Milenianews.com, Jakarta– Forum Insinyur Muda Persatuan Insinyur Indonesia (FIM-PII) mengadakan acara Young Engineer Festival (YEF) dengan tema “Collaboration With Nature to Build Sustainable Environment Through Blue Economy and Green Energy”. Kegiatan itu digelar di Auditorium Mataram, Kementerian Perhubungan Jakarta, Jumat (10/11/2023) malam.
Ajang YEF 2023 turut menghadirkan para pembicara ahli di bidang engineering, mulai dari kalangan akademisi, praktisi, hingga pemerintahan. Salah satu narasumber pada Interactive Talkshow 2 : Optimizing Maritime Potential To Build A National Blue Economy adalah Guru Besar Fakultas Perikanan dan Ilmu Kelautan-IPB University, Prof. Dr. Ir. Rokhmin Dahuri, MS.
Menurut Bank Dunia (2016), Blue Economy (Ekonomi Biru) adalah penggunaan sumber daya laut secara berkelanjutan untuk pertumbuhan ekonomi, peningkatan lapangan pekerjaan dan kesejahteraan umat manusia, dan secara simultan menjaga kesehatan serta keberlanjutan ekosistem laut.
“Blue Economy adalah semua kegiatan ekonomi yang terkait dengan lautan dan pesisir. Ini mencakup berbagai sektor-sektor ekonomi mapan (established sectors) dan sektor-sektor ekonomi yang baru berkembang (emerging sectors).” EC (2020).

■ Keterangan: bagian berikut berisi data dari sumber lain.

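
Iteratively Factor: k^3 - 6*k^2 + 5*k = (k - 5)*(k^2 - k) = k*(k - 5)*(k - 1)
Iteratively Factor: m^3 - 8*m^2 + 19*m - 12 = (m - 3)*(m^2 - 5*m + 4) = (m - 4)*(m - 3)*(m - 1)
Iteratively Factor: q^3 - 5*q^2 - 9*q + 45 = (q - 3)*(q^2 - 2*q - 15) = (q - 3)*(q + 3)*(q - 5)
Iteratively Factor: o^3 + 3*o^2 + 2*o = (o + 2)*(o^2 + o) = o*(o + 2)*(o + 1)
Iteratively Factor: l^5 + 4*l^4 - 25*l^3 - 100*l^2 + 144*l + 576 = (l + 4)*(l^4 - 25*l^2 + 144) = (l + 4)^2*(l^3 - 4*l^2 - 9*l + 36) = (l - 3)*(l + 4)^2*(l^2 - l - 12) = (l - 4)*(l - 3)*(l + 4)^2*(l + 3)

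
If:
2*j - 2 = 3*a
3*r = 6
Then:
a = 2*j/3 - 2/3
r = 2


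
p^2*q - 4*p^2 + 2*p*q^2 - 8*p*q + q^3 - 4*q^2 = (p + q)^2*(q - 4)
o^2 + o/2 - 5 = (o - 2)*(o + 5/2)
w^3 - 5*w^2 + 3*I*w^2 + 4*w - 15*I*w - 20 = (w - 5)*(w - I)*(w + 4*I)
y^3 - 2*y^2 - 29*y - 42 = (y - 7)*(y + 2)*(y + 3)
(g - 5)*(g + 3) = g^2 - 2*g - 15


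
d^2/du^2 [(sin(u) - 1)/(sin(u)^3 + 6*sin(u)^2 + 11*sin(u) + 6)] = (-4*sin(u)^6 - 5*sin(u)^5 + 85*sin(u)^4 + 249*sin(u)^3 + 65*sin(u)^2 - 376*sin(u) - 302)/((sin(u) + 1)^2*(sin(u) + 2)^3*(sin(u) + 3)^3)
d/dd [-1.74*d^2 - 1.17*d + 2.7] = -3.48*d - 1.17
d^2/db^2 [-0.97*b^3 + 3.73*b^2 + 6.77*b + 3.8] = 7.46 - 5.82*b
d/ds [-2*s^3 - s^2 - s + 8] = -6*s^2 - 2*s - 1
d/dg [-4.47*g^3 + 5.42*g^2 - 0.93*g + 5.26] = -13.41*g^2 + 10.84*g - 0.93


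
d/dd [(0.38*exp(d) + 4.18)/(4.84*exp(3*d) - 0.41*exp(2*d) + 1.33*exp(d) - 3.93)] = (-3.6784*exp(3*d) - 60.5378*exp(2*d) + 3.4276*exp(d) - 7.0528)*exp(d)/(23.4256*exp(6*d) - 3.9688*exp(5*d) + 13.0425*exp(4*d) - 39.133*exp(3*d) + 4.9915*exp(2*d) - 10.4538*exp(d) + 15.4449)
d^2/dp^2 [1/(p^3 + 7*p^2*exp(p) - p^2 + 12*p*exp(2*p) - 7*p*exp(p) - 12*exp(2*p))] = ((-7*p^2*exp(p) - 48*p*exp(2*p) - 21*p*exp(p) - 6*p + 2)*(p^3 + 7*p^2*exp(p) - p^2 + 12*p*exp(2*p) - 7*p*exp(p) - 12*exp(2*p)) + 2*(7*p^2*exp(p) + 3*p^2 + 24*p*exp(2*p) + 7*p*exp(p) - 2*p - 12*exp(2*p) - 7*exp(p))^2)/(p^3 + 7*p^2*exp(p) - p^2 + 12*p*exp(2*p) - 7*p*exp(p) - 12*exp(2*p))^3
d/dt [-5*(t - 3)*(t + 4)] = -10*t - 5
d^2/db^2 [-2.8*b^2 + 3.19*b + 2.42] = -5.60000000000000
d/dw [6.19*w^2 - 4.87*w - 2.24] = 12.38*w - 4.87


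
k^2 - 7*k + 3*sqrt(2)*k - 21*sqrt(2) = (k - 7)*(k + 3*sqrt(2))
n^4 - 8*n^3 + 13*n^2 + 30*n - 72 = (n - 4)*(n - 3)^2*(n + 2)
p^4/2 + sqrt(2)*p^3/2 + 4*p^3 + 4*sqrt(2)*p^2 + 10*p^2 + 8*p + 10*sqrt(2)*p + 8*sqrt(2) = (p + 2)*(p + 4)*(sqrt(2)*p/2 + 1)*(sqrt(2)*p/2 + sqrt(2))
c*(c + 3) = c^2 + 3*c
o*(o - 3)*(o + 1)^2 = o^4 - o^3 - 5*o^2 - 3*o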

Bicara Ekonomi Biru (Blue Economy), Prof. Rokhmin mengemukakan, bahwa potensi Ekonomi Biru Indonesia sangat besar. Yakni, sekitar 1,4 triliun dolar AS per tahun atau 1,2 kali lipat Produk Domestik Bruto (PDB) Indonesia saat ini. “Ekonomi Biru Indonesia berpotensi untuk menyerap tenaga kerja lebih dari 45 juta orang,” kata Prof. Rokhmin dalam rilis yang diterima Milenianews.com.

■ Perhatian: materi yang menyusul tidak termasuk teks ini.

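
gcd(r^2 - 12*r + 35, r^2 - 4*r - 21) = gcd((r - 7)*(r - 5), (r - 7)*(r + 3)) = r - 7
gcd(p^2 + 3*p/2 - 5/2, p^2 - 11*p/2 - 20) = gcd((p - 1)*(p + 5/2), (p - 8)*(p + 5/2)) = p + 5/2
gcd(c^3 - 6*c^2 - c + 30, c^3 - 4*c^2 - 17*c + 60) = c^2 - 8*c + 15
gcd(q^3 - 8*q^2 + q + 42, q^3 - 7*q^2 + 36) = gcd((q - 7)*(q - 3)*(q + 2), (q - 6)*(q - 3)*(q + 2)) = q^2 - q - 6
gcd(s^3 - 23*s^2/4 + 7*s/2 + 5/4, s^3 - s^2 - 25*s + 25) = s^2 - 6*s + 5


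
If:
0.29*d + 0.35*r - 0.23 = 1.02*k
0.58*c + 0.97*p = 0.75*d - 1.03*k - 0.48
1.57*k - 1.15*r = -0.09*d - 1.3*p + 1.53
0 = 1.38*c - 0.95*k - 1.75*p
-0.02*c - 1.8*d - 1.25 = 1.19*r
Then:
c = 0.14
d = 0.42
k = -0.69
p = 0.48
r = -1.69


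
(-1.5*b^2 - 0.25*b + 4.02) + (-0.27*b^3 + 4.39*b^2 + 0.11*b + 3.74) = -0.27*b^3 + 2.89*b^2 - 0.14*b + 7.76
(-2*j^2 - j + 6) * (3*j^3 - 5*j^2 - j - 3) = -6*j^5 + 7*j^4 + 25*j^3 - 23*j^2 - 3*j - 18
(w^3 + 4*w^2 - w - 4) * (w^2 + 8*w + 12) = w^5 + 12*w^4 + 43*w^3 + 36*w^2 - 44*w - 48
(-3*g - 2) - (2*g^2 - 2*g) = -2*g^2 - g - 2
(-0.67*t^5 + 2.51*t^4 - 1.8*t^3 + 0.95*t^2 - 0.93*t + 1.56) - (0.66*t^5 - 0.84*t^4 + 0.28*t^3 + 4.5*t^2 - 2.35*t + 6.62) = -1.33*t^5 + 3.35*t^4 - 2.08*t^3 - 3.55*t^2 + 1.42*t - 5.06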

Ketua Dewan Pakar MPN (Masyarakat Perikanan Nusantara) itu menjelaskan, potensi ekonomi itu tersebar di 11 sektor Blue Economy, yakni: (1) Perikanan Tangkap, (2) Perikanan Budidaya, (3) Industri Pengolahan Hasil Perikanan dan Seafood, (4) Industri Bioteknologi Kelautan, (5) Energi dan Sumber Daya Mineral (ESDM), (6) Pariwisata Bahari, (7) Kehutanan Pesisir (Coastal Forestry), (8) Sumber Daya Wilayah Pulau-Pulau Kecil, (9) Industri dan Jasa Maritim (seperti galangan kapal, pabrik alat tangkap ikan, pabrik mesin kapal, pabrik kincir air tambak, pabrik mesin pakan ikan, dan coastal and ocean engineering), (10) Transportasi Laut, dan (11) Sumber Daya Alam laut non-konvensional.

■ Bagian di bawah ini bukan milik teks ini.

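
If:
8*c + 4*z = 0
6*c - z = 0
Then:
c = 0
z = 0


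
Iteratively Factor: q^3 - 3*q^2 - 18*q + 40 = (q + 4)*(q^2 - 7*q + 10) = (q - 2)*(q + 4)*(q - 5)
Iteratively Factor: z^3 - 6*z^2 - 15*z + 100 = (z - 5)*(z^2 - z - 20) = (z - 5)^2*(z + 4)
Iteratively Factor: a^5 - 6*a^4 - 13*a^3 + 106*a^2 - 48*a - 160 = (a - 4)*(a^4 - 2*a^3 - 21*a^2 + 22*a + 40) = (a - 4)*(a - 2)*(a^3 - 21*a - 20) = (a - 4)*(a - 2)*(a + 4)*(a^2 - 4*a - 5) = (a - 4)*(a - 2)*(a + 1)*(a + 4)*(a - 5)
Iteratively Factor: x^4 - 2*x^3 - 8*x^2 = (x + 2)*(x^3 - 4*x^2) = x*(x + 2)*(x^2 - 4*x) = x^2*(x + 2)*(x - 4)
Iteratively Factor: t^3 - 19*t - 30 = (t + 3)*(t^2 - 3*t - 10) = (t - 5)*(t + 3)*(t + 2)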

Namun, kata ketua Gerakan Nelayan Tani Indonesia itu, sejauh ini, bangsa Indonesia baru memanfaatkan sekitar 25% dari total potensi Blue Economy tersebut di atas. “Untuk lebih mengoptimalkan pemanfaatan Blue Economy bagi kemajuan, kemakmuran; dan kedaulatan bangsa, selain dukungan APBN, alokasi kredit perbankan, unfrastruktur dan konektivitas, juga yang tak kalah penting adalah SDM (human capital), khususnya para insinyur dan teknolog yang dibutuhkan untuk pengembangan kesebelas sektor Blue Economy di atas,” papar Prof. Rokhmin yang juga ketua umum Masyarakat Akuakultur Indonesia.
Dalam beberapa kesempatan sebelumnya, Prof. Rokhmin mengemukakan, “Jika potensi Blue Economy didayagunakan dan dikelola berbasis inovasi Iptek dan manajemen profesional, maka sektor-sektor ekonomi kelautan diyakini akan mampu berkontribusi secara signifikan dalam mengatasi segenap permasalahan bangsa, dan mewujudkan Indonesia sebagai Poros Maritim Dunia serta Indonesia Emas paling lambat pada 2045.”